If you choose a percentage representation, press the 'Edit' button to select the dimension along which the percentage is computed ('Rows' or 'Columns'). Percentage by rows uses the row totals, and by columns uses the column totals.
Press the "Apply' button to close the panel.
Press the 'Finish' button to close the Editor.
If desired, expand the crosstab horizontally so that all of the column headers are visible.
Summary
This page has gone over a few of the techniques used to create a dynamic and powerful healthcare dashboard. You saw how to create guages and crosstab tables, and how to use them to analyze the most important aspects of healthcare.
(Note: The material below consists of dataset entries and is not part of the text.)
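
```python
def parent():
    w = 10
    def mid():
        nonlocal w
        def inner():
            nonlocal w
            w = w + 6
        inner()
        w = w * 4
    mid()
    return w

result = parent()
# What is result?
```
64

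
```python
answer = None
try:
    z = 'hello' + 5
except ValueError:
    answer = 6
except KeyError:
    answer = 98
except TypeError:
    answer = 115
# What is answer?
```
115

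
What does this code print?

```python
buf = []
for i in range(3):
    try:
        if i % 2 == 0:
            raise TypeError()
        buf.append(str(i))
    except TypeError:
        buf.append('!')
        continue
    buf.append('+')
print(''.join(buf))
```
!1+!

continue in except skips rest of loop body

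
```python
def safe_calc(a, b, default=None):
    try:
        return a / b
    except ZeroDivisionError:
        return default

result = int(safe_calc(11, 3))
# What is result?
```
3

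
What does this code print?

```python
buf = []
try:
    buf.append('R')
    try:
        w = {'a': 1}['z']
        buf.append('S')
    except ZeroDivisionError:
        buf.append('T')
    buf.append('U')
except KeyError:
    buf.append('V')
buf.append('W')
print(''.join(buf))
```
RVW

Inner handler doesn't match, propagates to outer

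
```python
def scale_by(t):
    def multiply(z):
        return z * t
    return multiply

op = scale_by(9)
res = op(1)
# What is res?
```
9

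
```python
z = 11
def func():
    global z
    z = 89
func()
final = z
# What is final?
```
89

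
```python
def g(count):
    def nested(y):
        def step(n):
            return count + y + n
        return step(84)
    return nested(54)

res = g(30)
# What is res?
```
168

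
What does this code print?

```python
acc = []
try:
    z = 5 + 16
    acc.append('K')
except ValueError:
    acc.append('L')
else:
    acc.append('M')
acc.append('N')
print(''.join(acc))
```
KMN

else block runs when no exception occurs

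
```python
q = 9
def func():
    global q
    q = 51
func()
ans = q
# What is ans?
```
51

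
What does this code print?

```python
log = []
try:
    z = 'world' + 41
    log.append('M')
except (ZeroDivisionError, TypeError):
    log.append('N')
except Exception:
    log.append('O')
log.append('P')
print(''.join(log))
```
NP

TypeError matches tuple containing it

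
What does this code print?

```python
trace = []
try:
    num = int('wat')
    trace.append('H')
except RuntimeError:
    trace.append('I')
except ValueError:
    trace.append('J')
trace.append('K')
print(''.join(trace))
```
JK

ValueError is caught by its specific handler, not RuntimeError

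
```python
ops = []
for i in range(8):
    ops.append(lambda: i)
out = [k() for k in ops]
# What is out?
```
[7, 7, 7, 7, 7, 7, 7, 7]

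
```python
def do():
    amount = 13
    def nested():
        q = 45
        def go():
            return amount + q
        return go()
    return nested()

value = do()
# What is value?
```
58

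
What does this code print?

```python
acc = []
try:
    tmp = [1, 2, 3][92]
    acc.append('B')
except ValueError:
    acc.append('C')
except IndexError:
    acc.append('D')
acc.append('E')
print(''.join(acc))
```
DE

IndexError is caught by its specific handler, not ValueError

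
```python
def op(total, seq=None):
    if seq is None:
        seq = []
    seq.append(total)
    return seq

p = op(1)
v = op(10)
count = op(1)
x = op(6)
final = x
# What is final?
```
[6]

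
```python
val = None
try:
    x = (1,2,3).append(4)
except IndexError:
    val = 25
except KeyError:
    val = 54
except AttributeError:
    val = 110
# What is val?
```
110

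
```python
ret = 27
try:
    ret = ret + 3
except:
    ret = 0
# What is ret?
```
30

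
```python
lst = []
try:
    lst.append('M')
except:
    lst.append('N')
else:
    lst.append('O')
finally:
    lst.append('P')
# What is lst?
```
['M', 'O', 'P']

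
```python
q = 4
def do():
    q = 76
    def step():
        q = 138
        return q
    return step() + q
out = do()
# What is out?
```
214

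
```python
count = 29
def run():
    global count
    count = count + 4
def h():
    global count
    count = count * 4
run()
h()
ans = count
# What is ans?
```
132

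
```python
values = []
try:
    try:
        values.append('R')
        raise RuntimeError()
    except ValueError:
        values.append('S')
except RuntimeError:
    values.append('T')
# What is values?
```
['R', 'T']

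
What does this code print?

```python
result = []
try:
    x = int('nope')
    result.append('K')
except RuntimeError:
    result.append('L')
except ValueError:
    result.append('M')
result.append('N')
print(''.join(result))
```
MN

ValueError is caught by its specific handler, not RuntimeError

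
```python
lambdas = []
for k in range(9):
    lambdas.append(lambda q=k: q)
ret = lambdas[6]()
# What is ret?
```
6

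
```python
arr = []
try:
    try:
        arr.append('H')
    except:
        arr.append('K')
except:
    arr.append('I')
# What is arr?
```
['H']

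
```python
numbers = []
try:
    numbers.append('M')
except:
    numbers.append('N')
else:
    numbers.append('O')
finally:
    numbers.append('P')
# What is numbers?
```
['M', 'O', 'P']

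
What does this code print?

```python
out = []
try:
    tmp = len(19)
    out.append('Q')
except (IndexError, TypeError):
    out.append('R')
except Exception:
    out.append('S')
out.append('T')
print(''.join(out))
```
RT

TypeError matches tuple containing it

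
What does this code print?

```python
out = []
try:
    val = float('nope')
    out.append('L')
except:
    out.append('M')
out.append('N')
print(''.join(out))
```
MN

Exception raised in try, caught by bare except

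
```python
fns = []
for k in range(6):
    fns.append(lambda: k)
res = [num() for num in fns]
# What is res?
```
[5, 5, 5, 5, 5, 5]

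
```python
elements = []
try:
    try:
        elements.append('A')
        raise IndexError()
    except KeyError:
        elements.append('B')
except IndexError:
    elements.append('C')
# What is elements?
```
['A', 'C']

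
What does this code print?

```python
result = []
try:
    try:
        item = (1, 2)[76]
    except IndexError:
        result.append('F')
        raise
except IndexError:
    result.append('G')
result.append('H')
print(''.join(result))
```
FGH

raise without argument re-raises current exception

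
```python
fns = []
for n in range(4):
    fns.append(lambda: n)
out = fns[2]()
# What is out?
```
3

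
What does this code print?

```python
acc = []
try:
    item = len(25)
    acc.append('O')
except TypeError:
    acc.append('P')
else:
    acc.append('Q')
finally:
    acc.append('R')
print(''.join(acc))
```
PR

Exception: except runs, else skipped, finally runs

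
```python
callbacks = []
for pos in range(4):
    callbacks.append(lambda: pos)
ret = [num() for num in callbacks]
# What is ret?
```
[3, 3, 3, 3]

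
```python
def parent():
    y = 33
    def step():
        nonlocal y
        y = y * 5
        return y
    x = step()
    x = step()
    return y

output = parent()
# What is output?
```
825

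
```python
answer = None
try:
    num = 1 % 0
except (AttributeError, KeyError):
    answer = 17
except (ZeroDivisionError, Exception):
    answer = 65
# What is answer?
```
65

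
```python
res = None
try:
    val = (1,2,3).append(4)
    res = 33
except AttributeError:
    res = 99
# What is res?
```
99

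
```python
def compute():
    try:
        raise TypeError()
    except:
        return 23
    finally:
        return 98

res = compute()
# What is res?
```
98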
InetSoft makes it quick and easy to display data in a wide variety of different styles for exploration and interaction. InetSoft additionally provides many other features to facilitate the creation of professional dashboards, such as embedding, hyperlinks, drill-downs, positioning and sizing aids, device-adaptive layout, advanced scripting, and much more. InetSoft is a complete solution for modern, powerful, and effective dashboards.